Last month, we started reporting on a court case before the Suffolk County Superior Court in Massachusetts, which was brought by two non-profits against Sprint. In that case, the two non-profits – Mobile Beacon and Mobile Citizen, had signed a 30-year lease with Clearwire the parent company of the now defunct CLEAR internet service. The lease was to provide data-only internet service to anchor institutions and low-income subscribers. When Sprint acquired Clearwire, it also acquired the lease but moved forward with plans to shut off Clearwire’s WIMAX service, which the two non-profits were the leaseholders on prompting the suit.

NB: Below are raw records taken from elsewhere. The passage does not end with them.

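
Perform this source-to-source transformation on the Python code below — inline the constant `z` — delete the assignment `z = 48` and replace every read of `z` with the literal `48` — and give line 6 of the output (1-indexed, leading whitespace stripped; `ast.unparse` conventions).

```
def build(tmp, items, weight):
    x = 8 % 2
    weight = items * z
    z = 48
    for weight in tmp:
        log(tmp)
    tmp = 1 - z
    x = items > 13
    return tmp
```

tmp = 1 - 48

Transformed code:
def build(tmp, items, weight):
    x = 8 % 2
    weight = items * 48
    for weight in tmp:
        log(tmp)
    tmp = 1 - 48
    x = items > 13
    return tmp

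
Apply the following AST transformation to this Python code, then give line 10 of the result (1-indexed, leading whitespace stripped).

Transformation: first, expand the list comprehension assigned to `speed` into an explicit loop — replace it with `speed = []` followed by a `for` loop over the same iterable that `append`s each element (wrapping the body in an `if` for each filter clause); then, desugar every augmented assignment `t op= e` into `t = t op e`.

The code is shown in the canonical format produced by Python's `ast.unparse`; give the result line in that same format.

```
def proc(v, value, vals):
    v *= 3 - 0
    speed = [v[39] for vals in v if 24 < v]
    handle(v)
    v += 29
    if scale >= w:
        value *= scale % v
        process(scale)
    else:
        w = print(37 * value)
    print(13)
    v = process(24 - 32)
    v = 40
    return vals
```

Transformed code:
def proc(v, value, vals):
    v = v * (3 - 0)
    speed = []
    for vals in v:
        if 24 < v:
            speed.append(v[39])
    handle(v)
    v = v + 29
    if scale >= w:
        value = value * (scale % v)
        process(scale)
    else:
        w = print(37 * value)
    print(13)
    v = process(24 - 32)
    v = 40
    return vals

value = value * (scale % v)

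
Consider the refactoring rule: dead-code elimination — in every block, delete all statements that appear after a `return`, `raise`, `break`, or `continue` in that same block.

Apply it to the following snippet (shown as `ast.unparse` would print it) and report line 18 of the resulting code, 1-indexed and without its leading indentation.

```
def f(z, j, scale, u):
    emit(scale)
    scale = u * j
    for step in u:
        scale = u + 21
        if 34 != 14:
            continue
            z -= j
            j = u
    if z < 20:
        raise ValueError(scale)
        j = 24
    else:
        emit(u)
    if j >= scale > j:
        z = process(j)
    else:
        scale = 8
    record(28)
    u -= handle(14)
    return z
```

Transformed code:
def f(z, j, scale, u):
    emit(scale)
    scale = u * j
    for step in u:
        scale = u + 21
        if 34 != 14:
            continue
    if z < 20:
        raise ValueError(scale)
    else:
        emit(u)
    if j >= scale > j:
        z = process(j)
    else:
        scale = 8
    record(28)
    u -= handle(14)
    return z

return z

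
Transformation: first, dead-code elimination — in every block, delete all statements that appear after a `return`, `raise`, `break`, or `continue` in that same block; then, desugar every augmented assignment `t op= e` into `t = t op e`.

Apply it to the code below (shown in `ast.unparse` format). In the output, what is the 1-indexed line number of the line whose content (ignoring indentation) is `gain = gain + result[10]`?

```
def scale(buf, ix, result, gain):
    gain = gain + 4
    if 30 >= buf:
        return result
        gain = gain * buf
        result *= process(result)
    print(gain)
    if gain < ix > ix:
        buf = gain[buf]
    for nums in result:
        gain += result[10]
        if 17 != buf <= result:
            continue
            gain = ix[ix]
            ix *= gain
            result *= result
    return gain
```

Transformed code:
def scale(buf, ix, result, gain):
    gain = gain + 4
    if 30 >= buf:
        return result
    print(gain)
    if gain < ix > ix:
        buf = gain[buf]
    for nums in result:
        gain = gain + result[10]
        if 17 != buf <= result:
            continue
    return gain

9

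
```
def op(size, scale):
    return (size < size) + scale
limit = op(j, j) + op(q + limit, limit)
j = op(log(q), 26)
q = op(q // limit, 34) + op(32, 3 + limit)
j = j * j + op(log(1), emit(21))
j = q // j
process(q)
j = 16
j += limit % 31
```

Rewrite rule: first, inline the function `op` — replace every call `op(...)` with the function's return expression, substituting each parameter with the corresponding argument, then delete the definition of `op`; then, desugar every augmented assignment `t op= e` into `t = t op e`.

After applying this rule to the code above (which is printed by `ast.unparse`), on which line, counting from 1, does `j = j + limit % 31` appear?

8

Transformed code:
limit = (j < j) + j + ((q + limit < q + limit) + limit)
j = (log(q) < log(q)) + 26
q = (q // limit < q // limit) + 34 + ((32 < 32) + (3 + limit))
j = j * j + ((log(1) < log(1)) + emit(21))
j = q // j
process(q)
j = 16
j = j + limit % 31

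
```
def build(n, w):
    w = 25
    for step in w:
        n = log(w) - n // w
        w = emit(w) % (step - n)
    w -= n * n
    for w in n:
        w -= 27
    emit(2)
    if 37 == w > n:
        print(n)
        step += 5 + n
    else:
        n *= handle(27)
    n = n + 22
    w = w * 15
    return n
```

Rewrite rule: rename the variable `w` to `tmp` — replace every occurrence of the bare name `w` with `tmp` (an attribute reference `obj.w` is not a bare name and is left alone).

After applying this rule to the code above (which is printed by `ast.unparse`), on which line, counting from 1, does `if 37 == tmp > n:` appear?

10

Transformed code:
def build(n, tmp):
    tmp = 25
    for step in tmp:
        n = log(tmp) - n // tmp
        tmp = emit(tmp) % (step - n)
    tmp -= n * n
    for tmp in n:
        tmp -= 27
    emit(2)
    if 37 == tmp > n:
        print(n)
        step += 5 + n
    else:
        n *= handle(27)
    n = n + 22
    tmp = tmp * 15
    return n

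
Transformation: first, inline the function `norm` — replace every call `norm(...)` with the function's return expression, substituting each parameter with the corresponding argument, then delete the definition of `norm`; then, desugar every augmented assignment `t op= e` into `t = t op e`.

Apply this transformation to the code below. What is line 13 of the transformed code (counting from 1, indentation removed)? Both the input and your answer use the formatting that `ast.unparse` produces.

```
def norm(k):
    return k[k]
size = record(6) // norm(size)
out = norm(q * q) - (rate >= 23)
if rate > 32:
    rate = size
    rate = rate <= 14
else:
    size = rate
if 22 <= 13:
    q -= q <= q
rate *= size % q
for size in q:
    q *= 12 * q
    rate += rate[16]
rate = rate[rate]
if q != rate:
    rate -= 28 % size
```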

Sprint for its part, claims that it offered access to its LTE network as a replacement for the WIMAX service, but both Mobile Beacon and Mobile Citizen claim the LTE was being throttled. According to an injunction signed today by Judge Janet Sanders – the court seems to agree. To wit:
“Plaintiffs have demonstrated a strong likelihood of success on the merits. The balance of harms also favors plaintiffs. This Court’s intent is to put plaintiffs in that position that they would occupy under their existing agreements with Clearwire. It is not to impose affirmative obligations which cannot be feasibly complied with, or to require that Sprint: a) reactivate any parts of the WiMAX service which have already been shut down, or b) provide service which is better than that which ClearWire was contractually obligated to provide. A detailed Memorandum of Decision will be issued as soon as possible to explain further the Court’s reasoning.”
The injunction will effectively prohibit Sprint from ending the service Mobile Beacon and Mobile Citizen already use, which was to be shut off at midnight tonight. The emergency relief orders Sprint to maintain the WiMax network in certain areas for 90 days to allow Mobile Beacon and Mobile Citizen time to migrate their users to Sprint’s LTE network.